Assim, a vida de alguém cuja existência precedeu um pouco a nossa mantém encerrada em sua particularidade a própria tensão da História, seu quinhão. A História é histérica: ela só se constitui se a olharmos – e para olhá-la é preciso estar excluído dela… [grifo do autor] Para mim, a História é isso, o tempo em que minha mãe viveu antes de mim [grifo do autor] (aliás, é essa época que mais me interessa, historicamente).” (BARTHES, 2008, p. 96 a 98)
Neste trecho da sua última obra, Barthes resume envolvido nas lembranças despertadas pelas fotografias de sua mãe falecida, a relação do historiador com a sua ciência, com possíveis fontes, bem como, a condição basilar do nosso ofício.
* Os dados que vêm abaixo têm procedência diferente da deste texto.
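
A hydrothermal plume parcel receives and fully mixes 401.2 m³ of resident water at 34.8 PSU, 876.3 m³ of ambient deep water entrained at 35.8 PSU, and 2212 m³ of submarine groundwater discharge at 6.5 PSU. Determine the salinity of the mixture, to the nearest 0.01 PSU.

17.11 PSU

By conservation of dissolved salt,
salt = 401.2×34.8 + 876.3×35.8 + 2,212×6.5 = 13,961.76 + 31,371.54 + 14,378 = 59,711.3
volume = 401.2 + 876.3 + 2,212 = 3,489.5 m³
S = 59,711.3 / 3,489.5 = 17.1117 PSU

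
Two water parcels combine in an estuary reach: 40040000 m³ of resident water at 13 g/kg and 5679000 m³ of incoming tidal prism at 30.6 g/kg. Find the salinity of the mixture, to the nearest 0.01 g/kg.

Conserving salt mass:
salt = 40,040,000×13 + 5,679,000×30.6 = 520,520,000 + 173,777,400 = 694,297,400
volume = 40,040,000 + 5,679,000 = 45,719,000 m³
S = 694,297,400 / 45,719,000 = 15.1862 g/kg

15.19 g/kg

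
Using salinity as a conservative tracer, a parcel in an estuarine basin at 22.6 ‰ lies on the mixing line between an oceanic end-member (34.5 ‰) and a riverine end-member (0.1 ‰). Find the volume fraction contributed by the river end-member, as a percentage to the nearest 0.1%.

34.6%

Let f be the freshwater fraction. Salt balance per unit volume:
f×0.1 + (1−f)×34.5 = 22.6
f = (34.5 − 22.6) / (34.5 − 0.1) = 11.9/34.4 = 0.3459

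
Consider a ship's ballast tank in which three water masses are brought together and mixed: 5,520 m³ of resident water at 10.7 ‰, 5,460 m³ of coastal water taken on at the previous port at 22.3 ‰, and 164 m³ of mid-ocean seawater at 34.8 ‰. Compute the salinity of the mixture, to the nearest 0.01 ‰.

By conservation of dissolved salt,
salt = 5,520×10.7 + 5,460×22.3 + 164×34.8 = 59,064 + 121,758 + 5,707.2 = 186,529.2
volume = 5,520 + 5,460 + 164 = 11,144 m³
S = 186,529.2 / 11,144 = 16.7381 ‰

16.74 ‰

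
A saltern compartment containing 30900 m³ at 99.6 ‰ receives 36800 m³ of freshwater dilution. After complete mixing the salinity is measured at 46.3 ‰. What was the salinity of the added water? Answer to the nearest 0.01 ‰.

1.55 ‰

Salt balance: 30,900×99.6 + 36,800×S = 67,700×46.3
3,077,640 + 36,800·S = 3,134,510
S = (3,134,510 − 3,077,640) / 36,800 = 1.5454 ‰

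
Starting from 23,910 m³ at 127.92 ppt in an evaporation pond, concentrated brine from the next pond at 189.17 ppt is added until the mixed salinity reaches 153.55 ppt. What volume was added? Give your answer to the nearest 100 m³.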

Diante dos registros imagéticos, ele experimenta a realidade, para a historiografia, da aplicação na atualidade, das análises e interpretações dos referentes presentes nas imagens fotográficas. Observa a figura materna apanhada em uma História, por estar vestida com roupas de outro tempo, um tempo anterior ao de sua relação com a mãe, período que mais o interessa historicamente, e que também se define na data do registro fotográfico.
Mas para reencontrá-la, a lembrança foi intensificada quando induzido a desviar sua atenção para os acessórios que a acompanharam em algumas fotografias, ainda vivos e presentes em sua memória, objetos que definem as particularidades da história de vida da mãe. Os objetos biográficos, entre estes a fotografia, possuem a condição de potencializar memórias, permitindo o recordar das experiências de vidas.
Os objetos biográficos são construções do mundo material que incorporam experiências de vida do seu possuidor. Como fonte de descobertas, o objeto biográfico ancora memórias que estimulam performances narrativas do colaborador. O significado biográfico dado ao objeto é efetivado na presença constante deste elemento material na vida de seus proprietários. (ALMEIDA)
As imagens no referente fotográfico conduzem Roland Barthes a percebe-se nítida e conscientemente distante no tempo e no espaço, era a História que o apartava no minuto recente e real do momento efetivado em cada fotografia.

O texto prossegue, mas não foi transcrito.